Objectif Cinéma : Quand avez-vous eu le sentiment d’atteindre une sorte de maturité dans le métier ?

Jean-Pierre Lelong : C’est difficile à dire, car je n’ai pas souffert à faire ce métier-là. Le plus important dans ce métier, c’est le synchronisme, et j’ai assez vite maîtrisé la chose. Après, c’étaient des questions plus techniques. J’ai mis 6 mois à me familiariser avec les endroits, parce qu’ils sont différents : on ne place pas les micros de la même façon dans un grand espace que dans un petit. Et avoir un feeling avec l’ingénieur du son qui est derrière et qui fait la prise de son. Parce que la réussite d’un bon bruitage, c’est évidemment un travail d’équipe. Donc, si le bruiteur est bon et que l’ingénieur du son est mauvais, les bruitages sont mauvais, et inversement : avec un mauvais bruiteur, cela ne fera pas du bon travail.

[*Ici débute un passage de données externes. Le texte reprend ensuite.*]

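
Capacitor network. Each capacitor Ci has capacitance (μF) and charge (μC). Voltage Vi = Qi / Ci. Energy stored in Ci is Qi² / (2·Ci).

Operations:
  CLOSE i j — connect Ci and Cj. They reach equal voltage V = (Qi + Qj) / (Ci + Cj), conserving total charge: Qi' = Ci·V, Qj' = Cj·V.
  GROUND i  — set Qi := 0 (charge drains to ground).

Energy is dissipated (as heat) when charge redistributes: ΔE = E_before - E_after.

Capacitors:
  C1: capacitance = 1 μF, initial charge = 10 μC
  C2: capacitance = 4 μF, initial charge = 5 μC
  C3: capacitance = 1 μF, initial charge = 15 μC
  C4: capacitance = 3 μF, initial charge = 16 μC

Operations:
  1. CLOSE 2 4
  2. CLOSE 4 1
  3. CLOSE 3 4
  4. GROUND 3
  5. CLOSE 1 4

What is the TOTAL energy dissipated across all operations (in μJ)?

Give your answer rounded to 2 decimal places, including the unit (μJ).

Answer: 101.26 μJ

Derivation:
Initial: C1(1μF, Q=10μC, V=10.00V), C2(4μF, Q=5μC, V=1.25V), C3(1μF, Q=15μC, V=15.00V), C4(3μF, Q=16μC, V=5.33V)
Op 1: CLOSE 2-4: Q_total=21.00, C_total=7.00, V=3.00; Q2=12.00, Q4=9.00; dissipated=14.292
Op 2: CLOSE 4-1: Q_total=19.00, C_total=4.00, V=4.75; Q4=14.25, Q1=4.75; dissipated=18.375
Op 3: CLOSE 3-4: Q_total=29.25, C_total=4.00, V=7.31; Q3=7.31, Q4=21.94; dissipated=39.398
Op 4: GROUND 3: Q3=0; energy lost=26.736
Op 5: CLOSE 1-4: Q_total=26.69, C_total=4.00, V=6.67; Q1=6.67, Q4=20.02; dissipated=2.462
Total dissipated: 101.264 μJ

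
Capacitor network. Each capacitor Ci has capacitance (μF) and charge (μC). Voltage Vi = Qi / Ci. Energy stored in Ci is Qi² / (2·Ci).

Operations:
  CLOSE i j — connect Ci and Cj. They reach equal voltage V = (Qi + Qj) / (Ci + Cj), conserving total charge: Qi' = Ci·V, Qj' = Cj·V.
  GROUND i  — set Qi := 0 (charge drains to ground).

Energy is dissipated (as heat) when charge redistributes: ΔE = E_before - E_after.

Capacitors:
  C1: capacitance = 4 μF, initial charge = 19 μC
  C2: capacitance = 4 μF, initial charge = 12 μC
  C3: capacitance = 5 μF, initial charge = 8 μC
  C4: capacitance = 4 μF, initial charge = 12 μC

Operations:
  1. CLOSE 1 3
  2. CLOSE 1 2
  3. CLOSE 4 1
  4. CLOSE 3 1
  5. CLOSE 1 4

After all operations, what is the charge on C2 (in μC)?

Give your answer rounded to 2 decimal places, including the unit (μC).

Answer: 12.00 μC

Derivation:
Initial: C1(4μF, Q=19μC, V=4.75V), C2(4μF, Q=12μC, V=3.00V), C3(5μF, Q=8μC, V=1.60V), C4(4μF, Q=12μC, V=3.00V)
Op 1: CLOSE 1-3: Q_total=27.00, C_total=9.00, V=3.00; Q1=12.00, Q3=15.00; dissipated=11.025
Op 2: CLOSE 1-2: Q_total=24.00, C_total=8.00, V=3.00; Q1=12.00, Q2=12.00; dissipated=0.000
Op 3: CLOSE 4-1: Q_total=24.00, C_total=8.00, V=3.00; Q4=12.00, Q1=12.00; dissipated=0.000
Op 4: CLOSE 3-1: Q_total=27.00, C_total=9.00, V=3.00; Q3=15.00, Q1=12.00; dissipated=0.000
Op 5: CLOSE 1-4: Q_total=24.00, C_total=8.00, V=3.00; Q1=12.00, Q4=12.00; dissipated=0.000
Final charges: Q1=12.00, Q2=12.00, Q3=15.00, Q4=12.00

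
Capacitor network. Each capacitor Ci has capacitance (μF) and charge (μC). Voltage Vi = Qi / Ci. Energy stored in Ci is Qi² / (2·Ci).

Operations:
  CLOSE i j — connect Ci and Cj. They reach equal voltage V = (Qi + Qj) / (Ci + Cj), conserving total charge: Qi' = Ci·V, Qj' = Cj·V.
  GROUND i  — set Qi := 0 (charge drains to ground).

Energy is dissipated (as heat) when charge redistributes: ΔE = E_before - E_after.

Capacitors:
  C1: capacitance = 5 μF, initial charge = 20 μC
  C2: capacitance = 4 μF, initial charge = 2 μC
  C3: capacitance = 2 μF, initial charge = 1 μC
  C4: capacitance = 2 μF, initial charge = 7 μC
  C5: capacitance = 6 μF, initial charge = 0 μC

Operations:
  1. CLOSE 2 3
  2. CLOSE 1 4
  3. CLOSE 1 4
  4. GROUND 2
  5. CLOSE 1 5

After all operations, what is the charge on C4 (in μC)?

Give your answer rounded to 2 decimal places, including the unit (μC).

Initial: C1(5μF, Q=20μC, V=4.00V), C2(4μF, Q=2μC, V=0.50V), C3(2μF, Q=1μC, V=0.50V), C4(2μF, Q=7μC, V=3.50V), C5(6μF, Q=0μC, V=0.00V)
Op 1: CLOSE 2-3: Q_total=3.00, C_total=6.00, V=0.50; Q2=2.00, Q3=1.00; dissipated=0.000
Op 2: CLOSE 1-4: Q_total=27.00, C_total=7.00, V=3.86; Q1=19.29, Q4=7.71; dissipated=0.179
Op 3: CLOSE 1-4: Q_total=27.00, C_total=7.00, V=3.86; Q1=19.29, Q4=7.71; dissipated=0.000
Op 4: GROUND 2: Q2=0; energy lost=0.500
Op 5: CLOSE 1-5: Q_total=19.29, C_total=11.00, V=1.75; Q1=8.77, Q5=10.52; dissipated=20.288
Final charges: Q1=8.77, Q2=0.00, Q3=1.00, Q4=7.71, Q5=10.52

Answer: 7.71 μC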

Mais je me suis familiarisé avec le son assez vite, car j’y ai baigné énormément dans mon enfance (3), quand j’étais à l’école. Les jeudis, à l’époque j’étais toute la journée, collé à la vitre du studio, et je voyais défiler la bande-rythmo (4) en dessous de l’image. Après, cela ne m’a pas posé de problème.


  Angel Heart (c) D.R.

Objectif Cinéma : Comment imaginez-vous un son ?

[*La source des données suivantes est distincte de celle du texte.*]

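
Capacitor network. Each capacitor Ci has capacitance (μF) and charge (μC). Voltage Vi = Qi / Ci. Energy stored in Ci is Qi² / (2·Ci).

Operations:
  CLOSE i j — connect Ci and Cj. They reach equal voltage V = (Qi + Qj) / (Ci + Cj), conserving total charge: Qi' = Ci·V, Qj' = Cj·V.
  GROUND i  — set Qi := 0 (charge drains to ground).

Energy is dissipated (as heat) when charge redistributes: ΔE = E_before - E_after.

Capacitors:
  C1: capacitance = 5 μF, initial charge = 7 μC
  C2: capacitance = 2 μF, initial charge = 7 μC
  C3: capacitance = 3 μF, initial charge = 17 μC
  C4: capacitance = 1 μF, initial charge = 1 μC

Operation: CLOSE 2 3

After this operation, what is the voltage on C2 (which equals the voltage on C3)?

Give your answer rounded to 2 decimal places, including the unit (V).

Initial: C1(5μF, Q=7μC, V=1.40V), C2(2μF, Q=7μC, V=3.50V), C3(3μF, Q=17μC, V=5.67V), C4(1μF, Q=1μC, V=1.00V)
Op 1: CLOSE 2-3: Q_total=24.00, C_total=5.00, V=4.80; Q2=9.60, Q3=14.40; dissipated=2.817

Answer: 4.80 V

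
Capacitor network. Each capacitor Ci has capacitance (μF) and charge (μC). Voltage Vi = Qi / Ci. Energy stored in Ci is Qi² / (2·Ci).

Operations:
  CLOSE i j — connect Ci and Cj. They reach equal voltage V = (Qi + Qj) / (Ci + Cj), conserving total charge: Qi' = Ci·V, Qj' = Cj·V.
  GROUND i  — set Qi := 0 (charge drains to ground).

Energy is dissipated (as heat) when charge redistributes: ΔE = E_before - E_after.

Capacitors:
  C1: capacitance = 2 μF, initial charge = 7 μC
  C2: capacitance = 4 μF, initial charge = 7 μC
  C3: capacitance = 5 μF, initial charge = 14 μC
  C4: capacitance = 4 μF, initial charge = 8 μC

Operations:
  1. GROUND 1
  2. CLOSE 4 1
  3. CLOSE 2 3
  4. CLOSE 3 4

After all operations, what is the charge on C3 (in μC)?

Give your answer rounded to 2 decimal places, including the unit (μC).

Initial: C1(2μF, Q=7μC, V=3.50V), C2(4μF, Q=7μC, V=1.75V), C3(5μF, Q=14μC, V=2.80V), C4(4μF, Q=8μC, V=2.00V)
Op 1: GROUND 1: Q1=0; energy lost=12.250
Op 2: CLOSE 4-1: Q_total=8.00, C_total=6.00, V=1.33; Q4=5.33, Q1=2.67; dissipated=2.667
Op 3: CLOSE 2-3: Q_total=21.00, C_total=9.00, V=2.33; Q2=9.33, Q3=11.67; dissipated=1.225
Op 4: CLOSE 3-4: Q_total=17.00, C_total=9.00, V=1.89; Q3=9.44, Q4=7.56; dissipated=1.111
Final charges: Q1=2.67, Q2=9.33, Q3=9.44, Q4=7.56

Answer: 9.44 μC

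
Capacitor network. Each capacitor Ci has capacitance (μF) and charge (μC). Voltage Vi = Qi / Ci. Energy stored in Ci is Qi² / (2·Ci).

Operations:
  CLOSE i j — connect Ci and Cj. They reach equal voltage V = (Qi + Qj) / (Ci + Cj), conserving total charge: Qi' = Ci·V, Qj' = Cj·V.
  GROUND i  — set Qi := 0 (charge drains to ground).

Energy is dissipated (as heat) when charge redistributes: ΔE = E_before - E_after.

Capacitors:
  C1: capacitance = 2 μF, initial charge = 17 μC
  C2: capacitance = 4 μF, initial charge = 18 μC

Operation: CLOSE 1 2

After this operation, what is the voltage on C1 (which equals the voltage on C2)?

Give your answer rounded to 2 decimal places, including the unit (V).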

Jean-Pierre Lelong : Je suis très attentif dans la vie à l’environnement sonore, et c’est l’imagination qui fonctionne ensuite. Je suis dans mon audit, j’ai une masse de matériel, et je sais qu’avec l’aide de l’ingénieur du son et de la technique, j’arrive à faire de la neige avec de la maïzena, et des chevaux avec des entonnoirs. Et c’est quelque chose qui m’est venu un jour : comme je ne pouvais pas faire entrer un cheval dans l’audit, il fallait bien que je trouve une solution ! Quand je fais du ski, je prends aussi de la maïzena avec du sable, et puis des bandes de K7 vidéos ; j’ai fait des essais sur des tissus et cela fait exactement le bruit du ski. Toujours aidé par la personne derrière, qui booste les basses et remet les aigus, je me rendais compte que ça fonctionnait.

C’est perpétuellement une recherche, avec des trucs parfois assez cons, par exemple une essoreuse à salade : quand on tourne vite, on s’aperçoit que cela fait exactement le bruit du démarrage du métro. C’est avoir de l’oreille, et se dire : " je n’ai pas l’ustensile, comment faire ? ". C’est être toujours en éveil à l’environnement sonore.